True, these are issues much bigger than Mr. LaValle in many ways, but it does show how vulnerable he should be.
But he’s not vulnerable. As the longtime chairman of the Senate committee on higher education, he’s bolstered educational institutions in the district like Suffolk County Community College and Stony Brook University. Expansion and improvement at SBU helps create regional jobs and bolsters health care services, as well as providing top-notch educational opportunities for East End residents that are not too far away. He’s engaged with our agricultural communities and promises progress at the Enterprise Park at Calverton if he’s re-elected.
We can’t pass up the muscle he brings to Albany and we endorse him for the First Senatorial District seat.
New York State Assembly: Dan Losquadro
First-term Assemblyman Dan Losquadro (R-Shoreham) is running virtually unopposed, as Democratic nominee Nicholas Deegan’s campaign has been nonexistent save for a showing at a Mattituck Chamber of Commerce event in Mr. Deegan’s own hometown.
According to Newsday, Mr. Deegan ignored requests from its editorial board to show for a candidate interview.
That’s a shame, because putting up a fight with the chance of getting a North Fork representative in the Assembly majority would be beneficial to the region, and Mr. Deegan’s work as a Mattituck Parks District commissioner has been admirable (though a recent issue over whether or not he swore an oath of office has him off the board).

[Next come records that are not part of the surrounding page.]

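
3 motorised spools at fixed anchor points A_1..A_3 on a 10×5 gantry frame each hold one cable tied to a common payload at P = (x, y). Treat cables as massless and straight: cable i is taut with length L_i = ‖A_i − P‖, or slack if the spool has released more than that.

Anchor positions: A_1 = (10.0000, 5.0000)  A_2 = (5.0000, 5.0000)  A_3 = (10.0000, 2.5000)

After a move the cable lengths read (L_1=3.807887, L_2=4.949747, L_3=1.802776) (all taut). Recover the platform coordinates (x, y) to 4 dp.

expand ‖A_i−P‖²=L_i² and subtract eq 1 (c_i ≔ ‖A_i‖²−L_i²)
c_1 = 100.0000+25.0000−14.5000 = 110.5000
eq1−eq2 → [10.0000  0.0000]·P = 85.0000
eq1−eq3 → [0.0000  5.0000]·P = 7.5000
2×2 solve → P = (8.5000, 1.5000)

(8.5000, 1.5000)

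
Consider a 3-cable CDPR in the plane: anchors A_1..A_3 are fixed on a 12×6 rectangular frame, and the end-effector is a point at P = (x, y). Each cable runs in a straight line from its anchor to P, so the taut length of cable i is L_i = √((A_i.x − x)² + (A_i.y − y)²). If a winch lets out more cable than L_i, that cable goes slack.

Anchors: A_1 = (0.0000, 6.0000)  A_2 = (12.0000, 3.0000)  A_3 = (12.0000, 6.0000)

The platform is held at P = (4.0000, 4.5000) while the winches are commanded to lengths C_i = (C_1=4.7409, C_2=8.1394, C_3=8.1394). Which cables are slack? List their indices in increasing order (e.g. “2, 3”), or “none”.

1

cable 1: √((-4.0000)²+(1.5000)²)=4.2720, C_1=4.7409: slack
cable 2: √((8.0000)²+(-1.5000)²)=8.1394, C_2=8.1394: taut
cable 3: √((8.0000)²+(1.5000)²)=8.1394, C_3=8.1394: taut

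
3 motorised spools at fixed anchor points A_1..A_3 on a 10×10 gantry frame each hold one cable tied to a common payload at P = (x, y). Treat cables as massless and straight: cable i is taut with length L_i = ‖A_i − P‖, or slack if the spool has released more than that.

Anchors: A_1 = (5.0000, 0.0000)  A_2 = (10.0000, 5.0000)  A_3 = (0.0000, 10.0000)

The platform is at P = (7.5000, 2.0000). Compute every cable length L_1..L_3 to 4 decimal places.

(3.2016, 3.9051, 10.9659)

L_1: Δ = A_1−P = (-2.5000, -2.0000) → ‖Δ‖ = √10.2500 = 3.2016
L_2: Δ = A_2−P = (2.5000, 3.0000) → ‖Δ‖ = √15.2500 = 3.9051
L_3: Δ = A_3−P = (-7.5000, 8.0000) → ‖Δ‖ = √120.2500 = 10.9659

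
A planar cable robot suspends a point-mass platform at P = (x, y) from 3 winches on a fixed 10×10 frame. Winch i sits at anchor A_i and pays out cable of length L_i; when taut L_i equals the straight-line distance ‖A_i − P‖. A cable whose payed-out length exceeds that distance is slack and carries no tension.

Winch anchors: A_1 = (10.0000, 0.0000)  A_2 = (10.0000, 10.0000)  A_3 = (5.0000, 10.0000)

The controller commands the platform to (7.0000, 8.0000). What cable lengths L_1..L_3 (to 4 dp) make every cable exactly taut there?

(8.5440, 3.6056, 2.8284)

L_1: Δ = A_1−P = (3.0000, -8.0000) → ‖Δ‖ = √73.0000 = 8.5440
L_2: Δ = A_2−P = (3.0000, 2.0000) → ‖Δ‖ = √13.0000 = 3.6056
L_3: Δ = A_3−P = (-2.0000, 2.0000) → ‖Δ‖ = √8.0000 = 2.8284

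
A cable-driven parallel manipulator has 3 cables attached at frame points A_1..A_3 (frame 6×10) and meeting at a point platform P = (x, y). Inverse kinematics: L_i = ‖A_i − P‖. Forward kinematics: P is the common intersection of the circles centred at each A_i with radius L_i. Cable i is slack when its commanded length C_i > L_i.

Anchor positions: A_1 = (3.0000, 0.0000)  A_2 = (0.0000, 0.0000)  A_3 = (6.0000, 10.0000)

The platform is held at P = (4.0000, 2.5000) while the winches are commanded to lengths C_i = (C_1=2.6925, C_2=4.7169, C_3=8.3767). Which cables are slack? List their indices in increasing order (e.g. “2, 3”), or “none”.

cable 1: √((-1.0000)²+(-2.5000)²)=2.6926, C_1=2.6925: taut
cable 2: √((-4.0000)²+(-2.5000)²)=4.7170, C_2=4.7169: taut
cable 3: √((2.0000)²+(7.5000)²)=7.7621, C_3=8.3767: slack

3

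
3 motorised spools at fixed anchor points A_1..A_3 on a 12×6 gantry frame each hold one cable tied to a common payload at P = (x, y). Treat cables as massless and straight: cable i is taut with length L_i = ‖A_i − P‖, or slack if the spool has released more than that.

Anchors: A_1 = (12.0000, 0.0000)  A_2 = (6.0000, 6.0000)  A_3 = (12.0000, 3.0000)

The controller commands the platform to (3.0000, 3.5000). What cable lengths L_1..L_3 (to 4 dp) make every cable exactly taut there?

L_1: Δ = A_1−P = (9.0000, -3.5000) → ‖Δ‖ = √93.2500 = 9.6566
L_2: Δ = A_2−P = (3.0000, 2.5000) → ‖Δ‖ = √15.2500 = 3.9051
L_3: Δ = A_3−P = (9.0000, -0.5000) → ‖Δ‖ = √81.2500 = 9.0139

(9.6566, 3.9051, 9.0139)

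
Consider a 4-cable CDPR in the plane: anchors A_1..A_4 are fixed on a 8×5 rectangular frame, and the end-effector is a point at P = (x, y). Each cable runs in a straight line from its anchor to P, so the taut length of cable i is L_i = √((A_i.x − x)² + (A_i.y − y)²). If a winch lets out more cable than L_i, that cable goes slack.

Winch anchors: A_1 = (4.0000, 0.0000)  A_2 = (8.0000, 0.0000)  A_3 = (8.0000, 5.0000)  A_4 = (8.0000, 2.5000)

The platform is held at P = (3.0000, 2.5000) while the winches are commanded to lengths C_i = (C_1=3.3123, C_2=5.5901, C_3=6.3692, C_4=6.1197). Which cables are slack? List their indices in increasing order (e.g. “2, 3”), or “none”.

1, 3, 4

cable 1: √((1.0000)²+(-2.5000)²)=2.6926, C_1=3.3123: slack
cable 2: √((5.0000)²+(-2.5000)²)=5.5902, C_2=5.5901: taut
cable 3: √((5.0000)²+(2.5000)²)=5.5902, C_3=6.3692: slack
cable 4: √((5.0000)²+(0.0000)²)=5.0000, C_4=6.1197: slack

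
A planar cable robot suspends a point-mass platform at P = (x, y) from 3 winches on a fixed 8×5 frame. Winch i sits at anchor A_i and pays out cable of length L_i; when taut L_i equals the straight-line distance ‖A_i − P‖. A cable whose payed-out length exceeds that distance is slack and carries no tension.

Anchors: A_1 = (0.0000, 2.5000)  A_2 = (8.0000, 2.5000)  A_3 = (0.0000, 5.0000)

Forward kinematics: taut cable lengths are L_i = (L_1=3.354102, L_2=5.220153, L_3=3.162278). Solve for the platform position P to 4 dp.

(3.0000, 4.0000)

expand ‖A_i−P‖²=L_i² and subtract eq 1 (q_i ≔ ‖A_i‖²−L_i²)
q_1 = 0.0000+6.2500−11.2500 = -5.0000
eq1−eq2 → [-16.0000  0.0000]·P = -48.0000
eq1−eq3 → [0.0000  -5.0000]·P = -20.0000
2×2 solve → P = (3.0000, 4.0000)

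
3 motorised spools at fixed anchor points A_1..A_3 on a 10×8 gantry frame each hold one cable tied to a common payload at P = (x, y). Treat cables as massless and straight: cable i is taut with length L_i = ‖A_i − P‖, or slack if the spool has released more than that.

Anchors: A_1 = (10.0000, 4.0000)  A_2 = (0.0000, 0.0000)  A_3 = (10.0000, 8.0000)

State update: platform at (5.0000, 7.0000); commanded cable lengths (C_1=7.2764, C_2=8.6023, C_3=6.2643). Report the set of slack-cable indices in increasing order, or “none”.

i=1: geometric 5.8310 vs commanded 7.2764 ⇒ slack
i=2: geometric 8.6023 vs commanded 8.6023 ⇒ taut
i=3: geometric 5.0990 vs commanded 6.2643 ⇒ slack

1, 3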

It’s hard to imagine Mr. Losquadro, a freshman lawmaker, would be a lock against a viable candidate, as the former Suffolk County legislative minority leader’s first two years in office have been underwhelming. Real leadership — not mere lip service — on issues such as helicopter noise or state-versus-local jurisdiction over vineyard activities would aid his constituents on the North Fork.
After he’s re-elected, Mr. Losquadro’s biggest challenge will be to help push proposed legislation that would create a state commission to oversee and fast-track development proposals at EPCAL.
Senator Ken LaValle introduced the same legislation and was able to pass the bill in the state Senate this past session. If Mr. Losqaudro accomplishes this feat, it will be a huge feather in his cap — especially if the Calverton Enteprise Park becomes the economic generator everyone in the region is hoping for. But Mr. Losquadro will undoubtedly need help from longtime Assemblyman Fred Theile (I-Sag Harbor), who caucuses with the Democrats.